一方でウクライナ軍は6月1日、ドローンを使った大規模攻撃で、ロシア国内の複数の軍用飛行場でロシア空軍に大打撃を与える「蜘蛛の巣作戦」に成功するなど、ロシア軍のもろさともいえる状況も浮かびあがっている。
5月に来日した欧州高官は、日本側に「決して、ロシアが戦況を優位に進めているとの情報だけに耳を傾けてはならない」と警告して、ロシア軍をめぐる状況は決して容易ではないと伝えたという。事実、ロシア軍の死傷者数は80万〜100万人規模に達していると推計されている。ウクライナ戦争が、第二次世界大戦以降でロシアに最大の損害を与えているのは事実で、兵器の損失も著しい。
ロシアは、強大な国力を十分に生かすことができず、膨大な損失を被りながら、戦争を続けている実態が浮かび上がってくる。(中略)
圧倒的な差
ロシア軍は現在、ウクライナに対しどれほどの戦力を有しているのか。ドイツの調査会社「スタティスタ」が今年2月に発表した2025年時点の統計によれば、主要な項目だけでも、おおよそ以下のような差がある。
現役兵士 ウクライナ・・90万人 ロシア・・132万人
予備役兵士 ウクライナ・・120万人 ロシア・・200万人
戦闘機 ウクライナ・・70機 ロシア・・833機
ヘリコプター ウクライナ・・136機 ロシア・・1651機
戦車 ウクライナ・・1100両 ロシア・・5000両超
数字を見る限り、依然として圧倒的な差がある。しかしそれでも、ロシア軍の前進のペースは限定的であり、戦争は泥沼化している。戦争開始当初のウクライナ北部戦線などでロシア軍の失敗は広く知られているが、ロシア軍がウクライナ軍を圧倒的できない背景には何があるのか。
政権への忠誠求められる軍幹部
ロシア軍の現状について、米連邦議会は今年5月に詳細なリポートを発表した。リポートは、ロシア軍は甚大な兵士、装備の損失に直面する一方で、硬直的な指揮系統と未熟な兵士を利用しなくてはならない現状に直面しており、それが戦況の膠着状態を打開できない大きな要因になっていると指摘している。ただ、まだ当面は、現在の作戦のペースを維持できる状況にあると解説している。
ソ連軍は強い中央集権型の指揮系統だったが、ロシア軍もその指揮系統は大きくは変化していないとされる。ロシア軍ではまた、戦果以上に政権幹部に対する忠誠心の強さも、上級士官の人事を左右するといわれる。ウクライナ侵攻開始以降、政権との問題が原因とみられる軍幹部の更迭などもみられ、大組織ゆえの弊害ともいえる実情が浮かび上がっている。
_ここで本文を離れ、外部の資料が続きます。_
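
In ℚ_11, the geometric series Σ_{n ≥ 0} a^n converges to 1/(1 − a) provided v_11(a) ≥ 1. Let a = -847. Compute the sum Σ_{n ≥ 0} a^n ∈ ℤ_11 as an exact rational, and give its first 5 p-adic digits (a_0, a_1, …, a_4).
Σ a^n = 1/(1 − a) = 1/848;  first 5 digits = (1, 0, 4, 10, 4)

v_11(a) = 2 ≥ 1, so the series converges in ℤ_11 to 1/(1 − a) = 1/(1 − (-847)) = 1/848. Expand this rational in ℤ_11: compute digits iteratively via d_i = x_i mod 11, x_{i+1} = (x_i − d_i)/11. The first 5 digits are (1, 0, 4, 10, 4).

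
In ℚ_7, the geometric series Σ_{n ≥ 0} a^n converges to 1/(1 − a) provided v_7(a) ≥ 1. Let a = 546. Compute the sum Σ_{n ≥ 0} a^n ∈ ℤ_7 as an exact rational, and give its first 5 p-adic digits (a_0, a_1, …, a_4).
Σ a^n = 1/(1 − a) = -1/545;  first 5 digits = (1, 1, 5, 3, 4)

v_7(a) = 1 ≥ 1, so the series converges in ℤ_7 to 1/(1 − a) = 1/(1 − 546) = -1/545. Expand this rational in ℤ_7: compute digits iteratively via d_i = x_i mod 7, x_{i+1} = (x_i − d_i)/7. The first 5 digits are (1, 1, 5, 3, 4).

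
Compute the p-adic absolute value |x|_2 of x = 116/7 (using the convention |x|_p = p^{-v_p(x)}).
|116/7|_2 = 1/4

Step 1 — compute v_2(x) by factoring powers of 2 out of the numerator and denominator: v_2(116/7) = 2. Step 2 — apply |x|_p = p^{-v_p(x)} = 2^{-2} = 1/4.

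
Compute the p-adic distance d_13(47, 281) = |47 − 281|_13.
d_13(47, 281) = 1/13

Step 1 — x − y = 47 − 281 = -234. Step 2 — v_13(-234) = 1 (factor: -234 = −(13^1 · 18); the sign does not affect v_p). Step 3 — |x − y|_13 = 13^{-1} = 1/13.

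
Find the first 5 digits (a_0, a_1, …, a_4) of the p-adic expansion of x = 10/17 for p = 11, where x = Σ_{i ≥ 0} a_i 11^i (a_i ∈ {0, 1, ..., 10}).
(a_0, …, a_4) = (9, 7, 9, 3, 10)

v_11(10/17) = 0 (numerator and denominator both coprime to 11), so x ∈ ℤ_11^×. Compute digits iteratively via a_i = x_i mod 11, x_{i+1} = (x_i − a_i)/11, with x_0 = x:
  x_0 = 10/17;  a_0 = 9;  x_1 = (x_0 − 9)/11 = -13/17
  x_1 = -13/17;  a_1 = 7;  x_2 = (x_1 − 7)/11 = -12/17
  x_2 = -12/17;  a_2 = 9;  x_3 = (x_2 − 9)/11 = -15/17
  x_3 = -15/17;  a_3 = 3;  x_4 = (x_3 − 3)/11 = -6/17
  x_4 = -6/17;  a_4 = 10;  x_5 = (x_4 − 10)/11 = -16/17
Digits: (9, 7, 9, 3, 10).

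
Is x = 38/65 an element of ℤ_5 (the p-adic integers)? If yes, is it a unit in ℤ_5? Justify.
x ∉ ℤ_5 (v_5(x) = -1 < 0)

ℤ_5 = {x ∈ ℚ_5 : v_5(x) ≥ 0} and ℤ_5^× = {x ∈ ℤ_5 : v_5(x) = 0}. Here v_5(38/65) = v_5(num) − v_5(den) = -1; compare against these criteria.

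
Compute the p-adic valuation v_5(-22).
v_5(-22) = 0

v_5(n) is the largest exponent k such that 5^k divides n. Factor out: -22 = -5^0 · 22. (Sign doesn't affect v_p.) So v_5(-22) = 0.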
非効率な軍の運営を改善しようという動きもある。昨年5月には、プーチン政権はショイグ国防相を更迭し、元経済閣僚のベロウソフ氏が後継に抜擢された。
このような動きは、戦争の長期化が鮮明になる中、戦費の拠出を効率化する狙いがあったとされる。ロシア軍は、そのような改革の動きと、硬直的な組織の運営が織り交ざりながら、戦争を続けているのが現状だ。
高額報酬で兵員を補填
ロシア軍が直面する最大の課題は、異常ともいえる規模の兵員と軍装備の喪失だ。
英国防省は6月、ロシア軍の死傷者数がほぼ100万人に達したと発表した。数字は発表する国で多少のずれはあるが、大きな変化はない。比較されることが多いソ連のアフガニスタン侵攻では、ソ連軍の死傷者は約6万5000人と推定されていて、その15倍に達していることになる。
ロシアは人口規模が日本とほぼ同じだ。その日本と比較した場合、約100万人という政令指定都市と同等規模の人口が死傷したら、空前の事態だといえる。政権が持つことは考え難い。
しかし、国内メディアへの統制やプロパガンダ、反政府勢力の芽をつぶす戦略で、ロシアは国内世論を反政権に向かないように仕向けているのが実情だ。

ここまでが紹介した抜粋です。